Bisphenol F (BPF) — detected in 90.5% of 285 human urine samples at a median of 1.16 ng/μg creatinine — drives cardiac hypertrophy and intestinal barrier dysfunction through a previously uncharacterized gut-heart axis. Using germ-free mouse models, fecal microbiota transplantation, spatial metabolomics, and single-cell sequencing, researchers traced BPF's cardiotoxicity to a specific microbial conversion: intestinal epithelial cells secrete spermidine/spermine N1-acetyltransferase 1 (Sat1), which converts BPF into N-acetylputrescine (NAP). NAP disrupts the Golgi-mitochondria axis in gut cells and, upon entering systemic circulation, activates p53 and suppresses glycolysis in cardiomyocytes. Critically, Akkermansia muciniphila or its metabolite tryptophol reversed these injuries by downregulating the Sat1-NAP axis.

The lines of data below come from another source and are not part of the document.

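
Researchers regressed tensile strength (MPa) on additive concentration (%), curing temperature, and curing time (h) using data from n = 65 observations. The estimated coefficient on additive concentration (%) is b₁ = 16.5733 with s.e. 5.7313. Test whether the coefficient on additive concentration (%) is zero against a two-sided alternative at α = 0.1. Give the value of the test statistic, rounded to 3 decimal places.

H₀: β₁ = 0 vs H₁: β₁ ≠ 0.
t = (b₁ − β₁⁰)/SE = 16.5733 / 5.7313 = 2.892.
df = n − k − 1 = 65 − 3 − 1 = 61.
Two-sided p ≈ 0.0053, which is < 0.1, so reject H₀.
There is evidence that additive concentration (%) is associated with tensile strength, holding the other predictors fixed.

t = 2.892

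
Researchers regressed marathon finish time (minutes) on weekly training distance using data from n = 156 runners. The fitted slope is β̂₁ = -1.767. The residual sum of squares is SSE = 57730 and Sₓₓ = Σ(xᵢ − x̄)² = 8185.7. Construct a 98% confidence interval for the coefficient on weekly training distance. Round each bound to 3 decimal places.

MSE = SSE/(n − 2) = 57730/154 = 374.87.
SE(β̂₁) = √(MSE/Sₓₓ) = √(374.87/8185.7) = 0.213999.
df = n − 2 = 154.
t* = t_{0.01, 154} = 2.350806.
Margin = t* × SE = 2.350806 × 0.213999 = 0.50307.
CI: -1.767 ± 0.50307 → (-2.270, -1.264).
With 98% confidence, each one-unit increase in weekly training distance is associated with a change of between -2.270 and -1.264 minutes in marathon finish time.

(-2.270, -1.264)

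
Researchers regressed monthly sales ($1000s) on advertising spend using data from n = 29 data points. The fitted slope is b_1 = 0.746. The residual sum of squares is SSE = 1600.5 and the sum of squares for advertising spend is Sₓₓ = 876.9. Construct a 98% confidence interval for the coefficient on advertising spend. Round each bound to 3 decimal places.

(0.103, 1.389)

MSE = SSE/(n − 2) = 1600.5/27 = 59.2778.
SE(b_1) = √(MSE/Sₓₓ) = √(59.2778/876.9) = 0.259999.
df = n − 2 = 27.
t* = t_{0.01, 27} = 2.47266.
Margin = t* × SE = 2.47266 × 0.259999 = 0.64289.
CI: 0.746 ± 0.64289 → (0.103, 1.389).
With 98% confidence, each one-unit increase in advertising spend is associated with a change of between 0.103 and 1.389 $1000s in monthly sales.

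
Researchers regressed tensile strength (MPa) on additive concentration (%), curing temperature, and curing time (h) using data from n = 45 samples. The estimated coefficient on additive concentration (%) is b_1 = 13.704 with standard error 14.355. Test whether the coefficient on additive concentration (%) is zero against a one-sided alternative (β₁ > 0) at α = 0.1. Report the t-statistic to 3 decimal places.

H₀: β₁ = 0 vs H₁: β₁ > 0.
t = (b_1 − β₁⁰)/SE = 13.704 / 14.355 = 0.955.
df = n − k − 1 = 45 − 3 − 1 = 41.
One-sided p ≈ 0.1727, which is ≥ 0.1, so fail to reject H₀.
The data do not give significant evidence that the true slope on additive concentration (%) is positive, holding the other predictors fixed.

t = 0.955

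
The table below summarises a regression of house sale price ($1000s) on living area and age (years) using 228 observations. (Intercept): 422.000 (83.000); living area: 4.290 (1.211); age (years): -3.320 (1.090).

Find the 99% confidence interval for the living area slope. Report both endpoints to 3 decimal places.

Read off: b = 4.290, SE = 1.211 for living area.
df = n − k − 1 = 228 − 2 − 1 = 225.
t* = t_{0.005, 225} = 2.597856.
Margin = t* × SE = 2.597856 × 1.211 = 3.14600.
CI: 4.290 ± 3.14600 → (1.144, 7.436).

(1.144, 7.436)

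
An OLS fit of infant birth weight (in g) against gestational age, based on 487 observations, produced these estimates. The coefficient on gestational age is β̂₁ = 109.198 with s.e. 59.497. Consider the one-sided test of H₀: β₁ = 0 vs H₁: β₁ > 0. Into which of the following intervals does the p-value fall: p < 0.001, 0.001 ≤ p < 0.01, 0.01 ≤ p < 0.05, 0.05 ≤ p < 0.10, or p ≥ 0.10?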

This finding reframes BPF — widely adopted as a supposedly safer bisphenol A substitute — as an underappreciated cardiovascular risk factor operating through gut microbial metabolism rather than direct receptor binding. The near-universal human exposure documented here is alarming given that regulatory assessments have largely ignored BPF's gut-mediated biotransformation products. The mechanistic precision — Sat1, NAP, p53, glycolytic suppression — is unusually granular for this field and elevates this beyond incremental work. The correlation of elevated serum NAP with cardiac injury markers in inflammatory bowel disease patients adds translational weight, though causality in humans remains unestablished. Animal-to-human extrapolation and the cross-sectional clinical data are the primary limitations. For adults, this suggests gut microbiome composition materially modulates plastic chemical cardiotoxicity — and that Akkermansia-promoting interventions may carry protective value.